= Randy Sharp =

American singer-songwriter

Randy Sharp is an American, three time Grammy Award winning singer/songwriter, guitarist and producer. He has major success in many genre of music with his greatest successes in Pop, Country, and Alternative. He has composed for film and television as well. Over the past 40 years Sharp has been signed as an artist to major record labels as well as producing in the Pop, Alternative and Country genres. His songs have been recorded by artists including Linda Ronstadt, Art Garfunkel, Blood Sweat and Tears, Delaney Bramlett, Glen Campbell, Exile, Anne Murray, Restless Heart, Reba McEntire, Alabama, The Oak Ridge Boys, Holly Dunn, Tanya Tucker, Edgar Winter, Clay Walker, Kathy Mattea, Dixie Chicks, Kenny Rogers, and Emmylou Harris, as well as his daughter, singer-songwriter-artist Maia Sharp.

As a writer Sharp's publishing associations have been Gee Sharp Music/Albert Hall Music in the 1970s, Warner Brothers Music Publishing in the 1980s and his own With Any Luck Music which he opened in 1988 which became part of Wind Swept Pacificin 1995. As an artist he has been signed to major label contracts including RCA Equinox Records, Mercury Records and Nautilus Records. He was given the honor of recording a direct to disc project. That project included Pop/Rock legendary bands such as Toto, backing him for the live studio limited release recording, which he produced with Doug Gilmore.

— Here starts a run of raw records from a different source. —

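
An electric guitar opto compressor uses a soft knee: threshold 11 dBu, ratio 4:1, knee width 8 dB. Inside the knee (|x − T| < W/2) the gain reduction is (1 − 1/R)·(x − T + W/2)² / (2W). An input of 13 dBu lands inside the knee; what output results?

11.3125 dBu

x − T + W/2 = 13 − 11 + 4 = 6.
GR = (1 − 1/4) × 6² / 16 = 0.75 × 36 / 16 = 1.6875 dB.
Output = 13 − 1.6875 = 11.3125 dBu.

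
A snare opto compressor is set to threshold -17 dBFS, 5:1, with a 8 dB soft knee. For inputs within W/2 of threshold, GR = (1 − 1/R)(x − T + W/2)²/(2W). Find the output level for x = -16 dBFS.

x − T + W/2 = -16 − (-17) + 4 = 5.
GR = (1 − 1/5) × 5² / 16 = 0.8 × 25 / 16 = 1.25 dB.
Output = -16 − 1.25 = -17.25 dBFS.

-17.25 dBFS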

In the 1990s, Sharp contributed to the Speechless movie soundtrack as well as Follow That Bird soundtrack in the 1980s for which he won a Grammy Award. His production credits include Exile’s Still Standing and Justice albums for Arista Records, Maia Sharp's debut album Hardly Glamour as well as her self-titled follow up album Maia Sharp. He also produced his own duet album for Mercury Records with Karen Brooks entitled That's Another Story (1992).

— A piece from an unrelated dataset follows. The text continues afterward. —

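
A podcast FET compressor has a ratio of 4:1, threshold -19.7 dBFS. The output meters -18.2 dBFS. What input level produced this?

-13.7 dBFS

That's 1.5 dB above the -19.7 dBFS threshold.
Before 4:1 compression the overshoot was 1.5 × 4 = 6 dB, so input = -19.7 + 6 = -13.7 dBFS.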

Currently he has repurchased some of the With Any Luck Music/Randy Sharp Music Publishing titles, and is well on his way to building With Any Luck Music Publishing and Randy Sharp Music Publishing boasting of more than 700 songs to their credit.

Most recently he has written and produced in his Los Angeles Kaweah Recording Studios and for his With Any Luck Music Publishing/Randy Sharp Music Publishing. Randy and Dave Kinnoin have just released a children's album entitled "Calling All The Elephants" which has received wonderful reviews from John Wood and a First All Star Endorsement from Kids First Music.